How to Work with Google Cloud Platform Projects
If you want to take advantage of the Google Cloud Platform (GCP)’s features, the first step is to create a project. This project serves as the central container of your development effort and includes all your metadata and configuration files. Before you can execute code or launch a web application, you need to upload the files to your project. Similarly, if you’d like access to special features, you need to make requests through the project.
To build a GCP project that can access the ML Engine, you need to perform three steps:
- Create a project in the Google Developer Console.
- Enable billing for the project.
- Enable the project to access the Machine Learning Engine.
Creating a new project
Anyone with a valid email address can create a GCP project without any fees or obligations. The process involves five steps:
- Visit the Cloud Console.
- If this is your first time visiting the console, provide a contact email address and a password.
- In the upper horizontal bar, click Select a Project.
- In the Select dialog box, click the plus button on the right.
- In the New Project page, enter a project name and click the Create button.
When working with the GCP, you need to understand the difference between a project’s name and ID. A project’s name is chosen by the developer, and the console uses it to display the current project.
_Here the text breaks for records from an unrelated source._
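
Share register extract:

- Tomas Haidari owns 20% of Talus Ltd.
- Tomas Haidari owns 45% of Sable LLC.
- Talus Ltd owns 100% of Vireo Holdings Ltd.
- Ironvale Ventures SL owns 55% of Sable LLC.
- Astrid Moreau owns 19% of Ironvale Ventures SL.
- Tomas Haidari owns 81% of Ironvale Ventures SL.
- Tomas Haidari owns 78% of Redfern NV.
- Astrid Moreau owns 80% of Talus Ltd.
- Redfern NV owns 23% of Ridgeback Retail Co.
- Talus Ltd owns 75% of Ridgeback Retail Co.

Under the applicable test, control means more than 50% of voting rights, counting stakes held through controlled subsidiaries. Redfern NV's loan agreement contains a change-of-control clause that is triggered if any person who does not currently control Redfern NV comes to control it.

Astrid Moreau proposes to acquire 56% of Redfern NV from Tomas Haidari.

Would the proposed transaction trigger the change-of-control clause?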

In contrast, a project’s ID is chosen by the GCP based on the project’s name, and it uniquely identifies the project across all projects in the GCP. If you want to upload code or change a project’s configuration, you’ll need to access your project by its ID. Therefore, it’s a good idea to know the IDs of your projects.
Machine learning is a powerful capability, but unlike TensorFlow, it’s not free. Google’s fees for machine learning depend on three factors: the type of operation (training or prediction), the length of time, and your location:
- Training: $0.49 per hour per training unit in the U.S., $0.54 in Europe and Asia
- Prediction: $0.10 per thousand predictions plus $0.40 per hour in the U.S., $0.11 per thousand predictions plus $0.44 per hour in Europe and Asia
Google charges money after you use the ML Engine, not in advance. But you need to identify a means of payment before you use the engine, and you can configure this by associating your project with a billing account:
- Visit your project page in the Cloud Console.
- Open the menu (three horizontal bars) in the upper-left and select the Billing option.
- Click the button entitled Add billing account.
- Enter your contact information and billing information.
At the bottom of the page, a button lets you set up automatic payment, which authorizes Google to withdraw funds from the account as resources are used.
Accessing the machine learning engine
After you set up a billing account for your project, you can access paid features like the ML Engine. To enable this feature, open the menu in the upper-left of the project page and select APIs & Services. This opens the APIs & Services page, which identifies the features that the project can access.
The left side of the page displays three links: Dashboard, Library, and Credentials. The Library link opens a page that lists the APIs available for your project. To enable access to the ML Engine, you need to perform five steps:
- From the APIs & Services page, click the Library link to the left.
- Find the Machine Learning group and click the View All link to the right.
- Click the link entitled Google Cloud Machine Learning Engine.
- Click the Enable link at the top of the page.
- Wait until the GCP grants access to the new capability.
After performing these steps, you can verify that your project can access the ML Engine by visiting the APIs & Services dashboard. The lower part of the page lists the different APIs your project can access, and this should include Google Cloud Storage and the Google Cloud Machine Learning Engine.